1,333.5wd / 210wd = 6.35 years work
🙁
Then of course, 2h a day if I’m lucky. More like 1h on average. If I get to do any at all. So being pragmatic, double that estimate. So 12.7 years.
More sigh.
Ok, so I could work every day (365 days) and throw in weekends, say 2 days of 10 hours a day…
52 weeks x 5 days x 2 hours per day = 520 hours
52 weeks x 2 days x 10 hours per day = 1,040 hours
= 1,560 working hours a year
So 2,667.5h / 1,560h = ~1.7 working years
After which, I’d either be dead, divorced, or probably both.
Clearly, resourcing is a problem 🙂
‘Get help!’ I hear you cry. Ah, if only it were that easy… (I cordially invite Mr. Negative to the podium please…)
Help means;
- Willing
victimsvolunteers, eager to work for nothing but perceived glory and the vain hope Dominium will be finished/released/awesome. Ie. for free/nothing. - Being able to get anyone interested, who can dedicate more useful time to the project than I can, and is solid, dependably, reliable. Good luck there. Everyone is busy, everyone has ‘their own thang’, everyone has – frankly – a life to lead.
- My being able to co-ordinate their efforts in a meaningful, productive way. This means probably my stopping doing any dev work at all.
- My being able to tell them ‘what is to be done’ for the current project… I can barely get time to document what is in my head in a manner sufficient purely for my own benefit/sanity…
- Tolerating ‘change’… new people means new ideas (good and bad, all judged on merits) which means me giving up my selfish stranglehold on the project (yep, all ego here), but also handling ‘change control’ and not deviating from the projects ambition or goals – ie. feature creep.
- Technical Support – everything is bespoke – I wrote the 666 engine. I wrote all of the current Dominium code base, tool chain, etc. Bringing anyone else in means stopping what I’m doing, and helping them pick up enough knowledge to help out. I could use a more commonly available engine? Unreal? CryEngine? I could. And start all the Dominium game code again? Ouch.**
** Ok – I could conceivably take the game client code and move it to a new engine, I always write my games to be engine agnostic wherever possible. But even so, it wouldn’t be a fab idea.
Of course, there is an easy answer to the above. Money 🙂
Funding would secure my time to manage/develop full time, and also hire the necessary skilled people to deliver the product as I see it (and as they would influence it).
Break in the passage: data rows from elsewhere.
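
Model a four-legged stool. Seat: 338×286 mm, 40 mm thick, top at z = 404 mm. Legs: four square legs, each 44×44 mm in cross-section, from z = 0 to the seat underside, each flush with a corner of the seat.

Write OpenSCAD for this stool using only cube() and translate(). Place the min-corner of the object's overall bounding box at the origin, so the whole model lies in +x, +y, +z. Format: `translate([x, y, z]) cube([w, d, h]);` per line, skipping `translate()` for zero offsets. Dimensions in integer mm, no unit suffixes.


translate([0, 0, 364]) cube([338, 286, 40]);
cube([44, 44, 364]);
translate([294, 0, 0]) cube([44, 44, 364]);
translate([0, 242, 0]) cube([44, 44, 364]);
translate([294, 242, 0]) cube([44, 44, 364]);


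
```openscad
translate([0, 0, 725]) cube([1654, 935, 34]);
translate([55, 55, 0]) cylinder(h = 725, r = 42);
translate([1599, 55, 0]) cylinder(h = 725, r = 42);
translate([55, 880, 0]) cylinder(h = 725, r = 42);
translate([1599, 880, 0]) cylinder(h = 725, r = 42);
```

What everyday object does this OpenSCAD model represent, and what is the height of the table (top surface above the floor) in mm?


A table. The table height is 759 mm.

A 1654×935×34 slab sits at z = 725 on four Ø84 mm round legs — a table. The top surface is at 725 + 34 = 759 mm.


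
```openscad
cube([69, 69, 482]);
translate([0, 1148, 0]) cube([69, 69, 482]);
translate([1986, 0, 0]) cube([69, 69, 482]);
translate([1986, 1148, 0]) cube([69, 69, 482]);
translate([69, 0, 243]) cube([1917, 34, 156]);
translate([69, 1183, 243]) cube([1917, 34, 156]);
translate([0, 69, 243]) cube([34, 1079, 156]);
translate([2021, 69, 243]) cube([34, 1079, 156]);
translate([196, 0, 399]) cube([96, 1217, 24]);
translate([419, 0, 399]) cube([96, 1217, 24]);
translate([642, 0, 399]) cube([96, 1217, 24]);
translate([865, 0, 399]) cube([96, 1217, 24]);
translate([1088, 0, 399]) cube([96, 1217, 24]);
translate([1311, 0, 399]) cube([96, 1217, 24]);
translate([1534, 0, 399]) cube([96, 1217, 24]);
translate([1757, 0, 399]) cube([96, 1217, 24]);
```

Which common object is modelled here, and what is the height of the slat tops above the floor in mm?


A bed frame. The slat-top height is 423 mm.

Four posts, four rails, and a row of slats — a bed frame. Slats sit on the rails at z = 243 + 156 = 399; with slat thickness 24, the top is 423 mm.


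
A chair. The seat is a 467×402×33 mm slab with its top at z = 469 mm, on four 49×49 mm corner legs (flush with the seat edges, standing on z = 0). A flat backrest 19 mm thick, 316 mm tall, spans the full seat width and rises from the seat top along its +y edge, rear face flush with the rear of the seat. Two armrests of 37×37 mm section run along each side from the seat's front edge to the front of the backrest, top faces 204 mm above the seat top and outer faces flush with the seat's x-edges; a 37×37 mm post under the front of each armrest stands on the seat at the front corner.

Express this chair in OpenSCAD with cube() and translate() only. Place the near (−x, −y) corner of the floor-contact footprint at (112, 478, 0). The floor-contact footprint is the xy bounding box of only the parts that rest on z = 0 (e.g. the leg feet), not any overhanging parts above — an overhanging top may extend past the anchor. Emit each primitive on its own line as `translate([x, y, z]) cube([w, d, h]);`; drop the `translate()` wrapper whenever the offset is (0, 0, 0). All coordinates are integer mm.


// leg_h = 469 - 33 = 436
// arm post h = 204 - 37 = 167
translate([112, 478, 436]) cube([467, 402, 33]);
translate([112, 478, 0]) cube([49, 49, 436]);
translate([530, 478, 0]) cube([49, 49, 436]);
translate([112, 831, 0]) cube([49, 49, 436]);
translate([530, 831, 0]) cube([49, 49, 436]);
translate([112, 861, 469]) cube([467, 19, 316]);
translate([112, 478, 636]) cube([37, 383, 37]);
translate([542, 478, 636]) cube([37, 383, 37]);
translate([112, 478, 469]) cube([37, 37, 167]);
translate([542, 478, 469]) cube([37, 37, 167]);


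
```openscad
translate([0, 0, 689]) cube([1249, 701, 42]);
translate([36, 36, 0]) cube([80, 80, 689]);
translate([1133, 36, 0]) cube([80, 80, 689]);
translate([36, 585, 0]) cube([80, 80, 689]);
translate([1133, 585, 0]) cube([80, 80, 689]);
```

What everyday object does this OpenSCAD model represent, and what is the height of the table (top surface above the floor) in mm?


A table. The table height is 731 mm.

A 1249×701×42 slab sits at z = 689 on four 80 mm square posts — a table. The top surface is at 689 + 42 = 731 mm.


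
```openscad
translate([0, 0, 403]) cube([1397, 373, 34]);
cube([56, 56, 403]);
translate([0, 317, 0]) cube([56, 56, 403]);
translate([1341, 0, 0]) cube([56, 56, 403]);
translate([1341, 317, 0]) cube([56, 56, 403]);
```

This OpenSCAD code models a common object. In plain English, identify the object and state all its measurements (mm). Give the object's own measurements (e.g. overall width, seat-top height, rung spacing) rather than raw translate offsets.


A long wooden bench with a 1397 mm (x) × 373 mm (y) seat, 34 mm thick, its top surface 437 mm above the floor. Four 56 mm square legs at the seat corners, flush with the edges, run from z = 0 to the seat underside.


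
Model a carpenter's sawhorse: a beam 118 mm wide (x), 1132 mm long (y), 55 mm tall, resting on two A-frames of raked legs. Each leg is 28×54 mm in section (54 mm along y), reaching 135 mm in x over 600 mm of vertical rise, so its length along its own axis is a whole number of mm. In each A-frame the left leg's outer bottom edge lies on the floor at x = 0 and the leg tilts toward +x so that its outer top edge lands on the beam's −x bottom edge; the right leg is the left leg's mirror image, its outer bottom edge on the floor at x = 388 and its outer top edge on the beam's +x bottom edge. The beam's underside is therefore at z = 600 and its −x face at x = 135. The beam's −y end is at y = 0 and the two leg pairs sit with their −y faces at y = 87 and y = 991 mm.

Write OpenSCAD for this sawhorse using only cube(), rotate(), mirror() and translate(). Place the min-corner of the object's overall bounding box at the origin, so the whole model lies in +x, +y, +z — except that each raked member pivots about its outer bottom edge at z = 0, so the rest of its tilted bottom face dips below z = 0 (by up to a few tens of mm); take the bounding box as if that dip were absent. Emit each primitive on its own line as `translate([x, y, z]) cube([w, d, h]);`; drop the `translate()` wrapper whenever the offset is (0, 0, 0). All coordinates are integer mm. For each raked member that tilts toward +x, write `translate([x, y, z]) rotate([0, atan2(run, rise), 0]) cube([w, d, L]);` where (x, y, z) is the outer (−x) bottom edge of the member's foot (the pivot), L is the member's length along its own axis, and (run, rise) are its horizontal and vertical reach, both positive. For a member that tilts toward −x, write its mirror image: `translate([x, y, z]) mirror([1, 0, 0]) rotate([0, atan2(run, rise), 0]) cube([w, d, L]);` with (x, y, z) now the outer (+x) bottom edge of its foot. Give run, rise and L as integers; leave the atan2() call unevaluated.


// leg length = √(135² + 600²) = 615
// right-leg outer foot x = 2·135 + 118 = 388
// beam min-corner = (135, 0, 600)
translate([135, 0, 600]) cube([118, 1132, 55]);
translate([0, 87, 0]) rotate([0, atan2(135, 600), 0]) cube([28, 54, 615]);
translate([388, 87, 0]) mirror([1, 0, 0]) rotate([0, atan2(135, 600), 0]) cube([28, 54, 615]);
translate([0, 991, 0]) rotate([0, atan2(135, 600), 0]) cube([28, 54, 615]);
translate([388, 991, 0]) mirror([1, 0, 0]) rotate([0, atan2(135, 600), 0]) cube([28, 54, 615]);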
Fat chance of getting anything there.
Well, that wraps that up then! I’ll pack away my soure code, and grab my coat!
Not.
Despite the above, I am clearly unstable, and fully intend to plod on. I see the likes of Elite Dangerous and now Star Citizen finally (well, almost) delivering (some of) the vision I had in my head so many years ago, and I know full well that my chance to ‘get there first’ is long gone, and I can never deliver the Dominium before it becomes so old hat no one will care.
So what will I do?
Well, a rethink on the original rethink of ‘First Playable’ is first. Cut down the Minimum Viable Product feature set that I’d already striven to produce, and move to a ‘Barely Viable Product’ and see how much time is needed for that. Ditch some of the game mechanics for example – so throw out missions/jobs, exploration et al. Get combat and trading done, lock the player to a single vessel experience, go ‘old skool’ gameplay, perhaps more arcade like (start game, fight, die, new life, rinse repeat).
So rather than the above ‘approximately 14 years’ causing me to look for a convenient tenth floor window, or a stool and rope, (joking guys, joking!) instead it forces me to re-evaluate the project and see how I can deliver something sufficient to generate interest, and then perhaps build on that.
Of course, that’s going to be one mighty careful deliberation!